A family member or friend will have to agree to be named on the mortgage and to cover your repayments if you miss them. They will have to guarantee the mortgage payments with either:

  • Their own property, which could be repossessed if you fall too far behind on your repayments
  • Their savings, which the lender will hold in a savings account until you have paid off a percentage of your mortgage

Help to buy mortgages

Help to Buy is a government scheme that can help you get a mortgage with a small deposit. They offer equity loans, lending you money for use towards a deposit to repay later.

They are interest free for five years, and can cover 20% of the purchase price (40% in London). You will need to save a 5% deposit yourself.

The 95% mortgage scheme

Although designed to help first-time buyers to get onto the property ladder, this scheme is open to anyone as long as it’s not a second home or a buy-to-let property, it’s worth £600,000 or less, and it’s not a new-build home.  

The government will guarantee part of the loan if the lender loses money, if for example the homeowner defaults on their mortgage payments. It guarantees the amount of the mortgage over 80%, which for a 95% mortgage would be 15%. 

This is to offer lenders more security when lending money and it’s hoped the scheme will encourage more lenders to offer 95% deals which had all but disappeared as a result of the coronavirus pandemic. 

Forces Help to Buy scheme

The Forces Help to Buy scheme was introduced in 2014 to help members of the armed forces get on the property ladder. It lets you borrow up to 50% of your salary (with a maximum of £25,000) interest-free to help you buy a home.

Right to Buy

This lets you buy your council house if you have lived there for more than three years. You can get a discount of up to 70% off the price, and some mortgage lenders let you use this discount instead of a deposit.

Shared Ownership

You can use a Shared Ownership mortgage to buy between 25% and 75% of a property. You can buy further shares in your property until you own all of it.

These mortgages can come with much smaller repayments and deposits than if you buy 100% of a property. However, you will also pay rent to your local authority or a housing developer who owns the rest of your home as well as your mortgage payments.

New build developer loans

Some property developers offer loans if you buy a new home from them. They will often lend you enough for your mortgage's deposit.

If they lend you 20% of the purchase price over 15 years, you would need to save up to pay back their loan as well as make repayments on your mortgage.

Nisha Vaidya, mortgage expert at says: “Buying a house is complicated, often stressful, but extremely satisfying if you get it right. Knowing what to expect and how to go about it the right way is crucial.
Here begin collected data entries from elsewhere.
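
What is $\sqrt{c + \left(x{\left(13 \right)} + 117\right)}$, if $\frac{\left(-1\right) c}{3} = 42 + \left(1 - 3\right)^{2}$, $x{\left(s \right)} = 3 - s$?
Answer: $i \sqrt{31} \approx 5.5678 i$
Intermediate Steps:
$c = -138$ ($c = - 3 \left(42 + \left(1 - 3\right)^{2}\right) = - 3 \left(42 + \left(-2\right)^{2}\right) = - 3 \left(42 + 4\right) = \left(-3\right) 46 = -138$)
$\sqrt{c + \left(x{\left(13 \right)} + 117\right)} = \sqrt{-138 + \left(\left(3 - 13\right) + 117\right)} = \sqrt{-138 + \left(-10 + 117\right)} = \sqrt{-138 + 107} = \sqrt{-31} = i \sqrt{31}$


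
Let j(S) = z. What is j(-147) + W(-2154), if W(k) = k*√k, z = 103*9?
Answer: 927 - 2154*I*√2154 ≈ 927.0 - 99970.0*I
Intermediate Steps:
z = 927
j(S) = 927
W(k) = k^(3/2)
j(-147) + W(-2154) = 927 + (-2154)^(3/2) = 927 - 2154*I*√2154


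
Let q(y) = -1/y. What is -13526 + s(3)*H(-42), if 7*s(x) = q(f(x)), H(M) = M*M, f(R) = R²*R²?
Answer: -121762/9 ≈ -13529.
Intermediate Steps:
f(R) = R⁴
H(M) = M²
s(x) = -1/(7*x⁴) (s(x) = (-1/(x⁴))/7 = (-1/x⁴)/7 = -1/(7*x⁴))
-13526 + s(3)*H(-42) = -13526 - ⅐/3⁴*(-42)² = -13526 - ⅐*1/81*1764 = -13526 - 1/567*1764 = -13526 - 28/9 = -121762/9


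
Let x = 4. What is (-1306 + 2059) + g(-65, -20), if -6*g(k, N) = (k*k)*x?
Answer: -6191/3 ≈ -2063.7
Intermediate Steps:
g(k, N) = -2*k**2/3 (g(k, N) = -k*k*4/6 = -k**2*4/6 = -2*k**2/3)
(-1306 + 2059) + g(-65, -20) = (-1306 + 2059) - 2/3*(-65)**2 = 753 - 2/3*4225 = 753 - 8450/3 = -6191/3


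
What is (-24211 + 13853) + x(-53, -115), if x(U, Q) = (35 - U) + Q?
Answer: -10385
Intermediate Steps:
x(U, Q) = 35 + Q - U
(-24211 + 13853) + x(-53, -115) = (-24211 + 13853) + (35 - 115 - 1*(-53)) = -10358 + (35 - 115 + 53) = -10358 - 27 = -10385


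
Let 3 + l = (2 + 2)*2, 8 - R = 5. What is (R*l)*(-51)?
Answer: -765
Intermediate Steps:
R = 3 (R = 8 - 1*5 = 8 - 5 = 3)
l = 5 (l = -3 + (2 + 2)*2 = -3 + 4*2 = -3 + 8 = 5)
(R*l)*(-51) = (3*5)*(-51) = 15*(-51) = -765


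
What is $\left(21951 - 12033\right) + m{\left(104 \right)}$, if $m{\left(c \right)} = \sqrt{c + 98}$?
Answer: $9918 + \sqrt{202} \approx 9932.2$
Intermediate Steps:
$m{\left(c \right)} = \sqrt{98 + c}$
$\left(21951 - 12033\right) + m{\left(104 \right)} = \left(21951 - 12033\right) + \sqrt{98 + 104} = \left(21951 - 12033\right) + \sqrt{202} = 9918 + \sqrt{202}$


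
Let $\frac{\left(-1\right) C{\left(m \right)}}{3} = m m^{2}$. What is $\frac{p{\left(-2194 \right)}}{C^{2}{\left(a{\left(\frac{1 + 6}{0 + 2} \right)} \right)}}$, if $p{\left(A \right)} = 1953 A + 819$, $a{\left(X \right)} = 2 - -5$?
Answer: $- \frac{68001}{16807} \approx -4.046$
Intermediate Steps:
$a{\left(X \right)} = 7$ ($a{\left(X \right)} = 2 + 5 = 7$)
$p{\left(A \right)} = 819 + 1953 A$
$C{\left(m \right)} = - 3 m^{3}$ ($C{\left(m \right)} = - 3 m m^{2} = - 3 m^{3}$)
$\frac{p{\left(-2194 \right)}}{C^{2}{\left(a{\left(\frac{1 + 6}{0 + 2} \right)} \right)}} = \frac{819 + 1953 \left(-2194\right)}{\left(- 3 \cdot 7^{3}\right)^{2}} = \frac{819 - 4284882}{\left(\left(-3\right) 343\right)^{2}} = - \frac{4284063}{\left(-1029\right)^{2}} = - \frac{4284063}{1058841} = \left(-4284063\right) \frac{1}{1058841} = - \frac{68001}{16807}$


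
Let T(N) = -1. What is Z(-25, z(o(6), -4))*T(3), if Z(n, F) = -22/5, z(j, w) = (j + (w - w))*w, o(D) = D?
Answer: 22/5 ≈ 4.4000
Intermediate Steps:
z(j, w) = j*w (z(j, w) = (j + 0)*w = j*w)
Z(n, F) = -22/5 (Z(n, F) = -22*⅕ = -22/5)
Z(-25, z(o(6), -4))*T(3) = -22/5*(-1) = 22/5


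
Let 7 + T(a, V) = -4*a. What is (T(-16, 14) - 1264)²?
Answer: 1456849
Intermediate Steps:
T(a, V) = -7 - 4*a
(T(-16, 14) - 1264)² = ((-7 - 4*(-16)) - 1264)² = ((-7 + 64) - 1264)² = (57 - 1264)² = (-1207)² = 1456849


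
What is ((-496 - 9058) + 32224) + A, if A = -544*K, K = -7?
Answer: 26478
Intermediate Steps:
A = 3808 (A = -544*(-7) = 3808)
((-496 - 9058) + 32224) + A = ((-496 - 9058) + 32224) + 3808 = (-9554 + 32224) + 3808 = 22670 + 3808 = 26478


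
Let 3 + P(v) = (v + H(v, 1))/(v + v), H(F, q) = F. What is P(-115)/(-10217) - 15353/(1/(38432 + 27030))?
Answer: -10268474124660/10217 ≈ -1.0050e+9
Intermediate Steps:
P(v) = -2 (P(v) = -3 + (v + v)/(v + v) = -3 + (2*v)/((2*v)) = -3 + (2*v)*(1/(2*v)) = -3 + 1 = -2)
P(-115)/(-10217) - 15353/(1/(38432 + 27030)) = -2/(-10217) - 15353/(1/(38432 + 27030)) = -2*(-1/10217) - 15353/(1/65462) = 2/10217 - 15353/1/65462 = 2/10217 - 15353*65462 = 2/10217 - 1005038086 = -10268474124660/10217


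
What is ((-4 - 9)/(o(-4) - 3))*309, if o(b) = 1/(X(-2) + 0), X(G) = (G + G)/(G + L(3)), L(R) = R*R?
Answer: 16068/19 ≈ 845.68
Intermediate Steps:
L(R) = R**2
X(G) = 2*G/(9 + G) (X(G) = (G + G)/(G + 3**2) = (2*G)/(G + 9) = (2*G)/(9 + G) = 2*G/(9 + G))
o(b) = -7/4 (o(b) = 1/(2*(-2)/(9 - 2) + 0) = 1/(2*(-2)/7 + 0) = 1/(2*(-2)*(1/7) + 0) = 1/(-4/7 + 0) = 1/(-4/7) = -7/4)
((-4 - 9)/(o(-4) - 3))*309 = ((-4 - 9)/(-7/4 - 3))*309 = -13/(-19/4)*309 = -13*(-4/19)*309 = (52/19)*309 = 16068/19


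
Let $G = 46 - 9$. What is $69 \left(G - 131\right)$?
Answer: $-6486$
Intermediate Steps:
$G = 37$ ($G = 46 - 9 = 37$)
$69 \left(G - 131\right) = 69 \left(37 - 131\right) = 69 \left(-94\right) = -6486$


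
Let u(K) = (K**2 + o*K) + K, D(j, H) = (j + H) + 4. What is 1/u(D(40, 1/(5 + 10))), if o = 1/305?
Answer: 13725/27258979 ≈ 0.00050350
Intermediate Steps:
D(j, H) = 4 + H + j (D(j, H) = (H + j) + 4 = 4 + H + j)
o = 1/305 ≈ 0.0032787
u(K) = K**2 + 306*K/305 (u(K) = (K**2 + K/305) + K = K**2 + 306*K/305)
1/u(D(40, 1/(5 + 10))) = 1/((4 + 1/(5 + 10) + 40)*(306 + 305*(4 + 1/(5 + 10) + 40))/305) = 1/((4 + 1/15 + 40)*(306 + 305*(4 + 1/15 + 40))/305) = 1/((1/305)*(661/15)*(306 + 305*(661/15))) = 1/((1/305)*(661/15)*(306 + 40321/3)) = 1/((1/305)*(661/15)*(41239/3)) = 1/(27258979/13725) = 13725/27258979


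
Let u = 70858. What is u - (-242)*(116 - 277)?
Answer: 31896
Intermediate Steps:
u - (-242)*(116 - 277) = 70858 - (-242)*(116 - 277) = 70858 - (-242)*(-161) = 70858 - 1*38962 = 70858 - 38962 = 31896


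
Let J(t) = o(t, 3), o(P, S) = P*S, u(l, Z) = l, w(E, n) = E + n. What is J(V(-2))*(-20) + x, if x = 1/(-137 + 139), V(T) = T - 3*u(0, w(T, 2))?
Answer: 241/2 ≈ 120.50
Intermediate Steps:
V(T) = T (V(T) = T - 3*0 = T + 0 = T)
J(t) = 3*t (J(t) = t*3 = 3*t)
x = ½ (x = 1/2 = ½ ≈ 0.50000)
J(V(-2))*(-20) + x = (3*(-2))*(-20) + ½ = -6*(-20) + ½ = 120 + ½ = 241/2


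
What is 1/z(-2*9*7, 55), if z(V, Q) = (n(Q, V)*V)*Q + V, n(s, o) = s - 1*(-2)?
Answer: -1/395136 ≈ -2.5308e-6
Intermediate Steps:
n(s, o) = 2 + s (n(s, o) = s + 2 = 2 + s)
z(V, Q) = V + Q*V*(2 + Q) (z(V, Q) = ((2 + Q)*V)*Q + V = (V*(2 + Q))*Q + V = Q*V*(2 + Q) + V = V + Q*V*(2 + Q))
1/z(-2*9*7, 55) = 1/((-2*9*7)*(1 + 55*(2 + 55))) = 1/((-18*7)*(1 + 55*57)) = 1/(-126*(1 + 3135)) = 1/(-126*3136) = 1/(-395136) = -1/395136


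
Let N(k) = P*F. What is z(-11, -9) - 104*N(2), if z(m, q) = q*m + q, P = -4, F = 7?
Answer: 3002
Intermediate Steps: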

“Saving for your first home can seem like an endless and thankless task, especially if you’re buying on your own, but stick with it as it will pay dividends in the end. The bigger deposit you have, the more attractive you will be to lenders. The more equity you have, the lower the risk you represent. A large deposit also means you will have a lower LTV, which in turn will give you access to a wider variety of mortgage deals at better interest rates.

“It’s really important to check how much you could borrow before you start looking at properties. This way you'll know how much you can afford and what you need to save as a deposit.

“When buying your first home, it’s important to make sure you have income protection in place. This ensures that should something happen to you or your job, you can continue to make your repayments.”